My bed is dead.
It is deader than dead.
When it first died I resurrected it with a few bits of glue. Then came another death. That time I added screws and a couple of wooden batons. Over the years it’s died many times and been brought back to life with many, many different pieces of metal and wood.
But this time, when it cracked, I did too.
There’s only so much a person can take. You know…
Today, my new bed arrived. And I proceeded to use up all of today’s energy to try to get it in place. This involved lifting the boxes of the new bed up the stairs, taking the old bed apart (did I mention that it was held together with a hundred different bits and pieces?), vacuuming the accumulation of dust bunnies, and moving the bits of old bed out of the way.
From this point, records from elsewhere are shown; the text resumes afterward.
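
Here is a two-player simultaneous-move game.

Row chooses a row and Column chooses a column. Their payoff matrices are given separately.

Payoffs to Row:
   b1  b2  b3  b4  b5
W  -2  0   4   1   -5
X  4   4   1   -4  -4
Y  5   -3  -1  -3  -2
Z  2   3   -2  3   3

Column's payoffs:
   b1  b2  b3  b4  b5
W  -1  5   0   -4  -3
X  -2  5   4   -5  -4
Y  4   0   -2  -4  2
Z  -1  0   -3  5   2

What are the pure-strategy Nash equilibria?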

Whilst sitting on the floor, having a rest, I realised that I’d stacked everything up against my chest of drawers. No more clean clothes for me until I sort that little problem out!
Talking about problems: yesterday I mentioned how I weighed myself and got rather upset by my weight gain. The main reason was that I couldn’t fathom how I’d put on so much weight. Normally I know that I’ve been overeating and why, but this came as a shock. Having discussed this with the Old Trout today, I think we’ve come up with the answer. I won’t bore you with the details; suffice it to say that this would be an extra-complicated thing to explain. So, although I’ve put on weight, it does feel good to know why. It’s a lot easier to fight something if you know what that something is.
But, back to my Janathon exercising: I used up the last of my energy putting the pieces of the new bed’s headboard together. The slats fitted so snuggly into the grooves that I found myself using all of my considerable heft (and expertise with said heft) to try to put them together. And after getting an unwanted upper-body workout trying to screw the thing together I headed off downstairs for my electric screwdriver.
And that’s where the day ended.
7 hours later I woke up on the settee, the screwdriver lying beside me on the floor.